CONDITIONS RÉGISSANT LA DÉLIVRANCE D'UN MANDAT

EXÉCUTION D'UN MANDAT

DISPOSITIONS PARTICULIÈRES POUR LES JEUNES CONTREVENANTS

UTILISATION ET DESTRUCTION DES ÉCHANTILLONS ET DES RÉSULTATS

QUESTIONS EN SUSPENS

CONCLUSION


PROJET DE LOI C-104 : CONTEXTE JURIDIQUE DE
L'ANALYSE GÉNÉTIQUE À DES FINS MÉDICO-LÉGALES

INTRODUCTION

L’identification de l’ADN à des fins médico-légales, qui tente de déterminer si des prélèvements biologiques effectués sur des suspects correspondent à des prélèvements biologiques laissés sur les lieux d’un crime, est récemment devenue un important moyen d’enquête pour les corps policiers. Depuis 1988, les juges de première instance au Canada autorisent la production en preuve des empreintes génétiques dans les procédures criminelles parce que cette preuve serait à la fois pertinente et utile au juge des faits, à savoir le jury.

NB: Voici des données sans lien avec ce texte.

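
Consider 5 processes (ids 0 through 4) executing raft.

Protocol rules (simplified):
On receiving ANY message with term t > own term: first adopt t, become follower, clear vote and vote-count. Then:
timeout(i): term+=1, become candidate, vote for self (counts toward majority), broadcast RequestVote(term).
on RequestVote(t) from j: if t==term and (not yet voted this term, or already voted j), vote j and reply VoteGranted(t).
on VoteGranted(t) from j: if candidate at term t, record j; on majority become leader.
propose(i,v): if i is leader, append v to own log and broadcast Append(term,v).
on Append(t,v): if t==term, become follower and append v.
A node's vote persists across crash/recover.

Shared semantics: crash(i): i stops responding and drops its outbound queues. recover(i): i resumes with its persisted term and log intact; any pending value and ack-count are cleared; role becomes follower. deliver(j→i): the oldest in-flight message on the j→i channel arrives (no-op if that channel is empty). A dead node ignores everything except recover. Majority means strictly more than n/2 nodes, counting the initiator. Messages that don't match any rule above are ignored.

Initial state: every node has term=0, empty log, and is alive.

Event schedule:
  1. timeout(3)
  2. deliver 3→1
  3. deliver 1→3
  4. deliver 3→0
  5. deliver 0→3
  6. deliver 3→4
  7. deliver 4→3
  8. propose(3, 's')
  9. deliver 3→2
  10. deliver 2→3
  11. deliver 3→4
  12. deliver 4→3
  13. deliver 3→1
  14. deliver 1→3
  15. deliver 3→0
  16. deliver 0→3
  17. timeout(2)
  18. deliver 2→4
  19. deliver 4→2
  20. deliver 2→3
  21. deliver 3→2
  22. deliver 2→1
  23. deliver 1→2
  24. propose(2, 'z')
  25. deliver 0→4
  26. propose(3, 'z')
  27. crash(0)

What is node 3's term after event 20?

e1 timeout(3): 3[cand,t=1,-]
e2 deliver 3→1: 1[foll,t=1,-]
e3 deliver 1→3: ·
e4 deliver 3→0: 0[foll,t=1,-]
e5 deliver 0→3: 3[lead,t=1,-]
e6 deliver 3→4: 4[foll,t=1,-]
e7 deliver 4→3: ·
e8 propose(3,'s'): 3[lead,t=1,s]
e9 deliver 3→2: 2[foll,t=1,-]
e10 deliver 2→3: ·
e11 deliver 3→4: 4[foll,t=1,s]
e12 deliver 4→3: ·
e13 deliver 3→1: 1[foll,t=1,s]
e14 deliver 1→3: ·
e15 deliver 3→0: 0[foll,t=1,s]
e16 deliver 0→3: ·
e17 timeout(2): 2[cand,t=2,-]
e18 deliver 2→4: 4[foll,t=2,s]
e19 deliver 4→2: ·
e20 deliver 2→3: 3[foll,t=2,s]

2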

Dans la plupart des cas, ce n'est pas la valeur de cette nouvelle technique scientifique qui a été litigieuse, mais la question de savoir si le prélèvement d'un échantillon de substances corporelles par les policiers sans le consentement de l'accusé constituait une saisie abusive au sens de l'article 8 de la Charte. Des éléments de preuve obtenus illégalement peuvent être écartés en vertu du paragraphe 24(2) de la Charte si leur utilisation est susceptible de déconsidérer l'administration de la justice. Avant la présentation du projet de loi C-104, il n'y avait aucune loi autorisant la police à prélever du sang, des cheveux, des poils ou des cellules buccales dans le but d'établir l'empreinte génétique d'un prévenu ou d'un condamné.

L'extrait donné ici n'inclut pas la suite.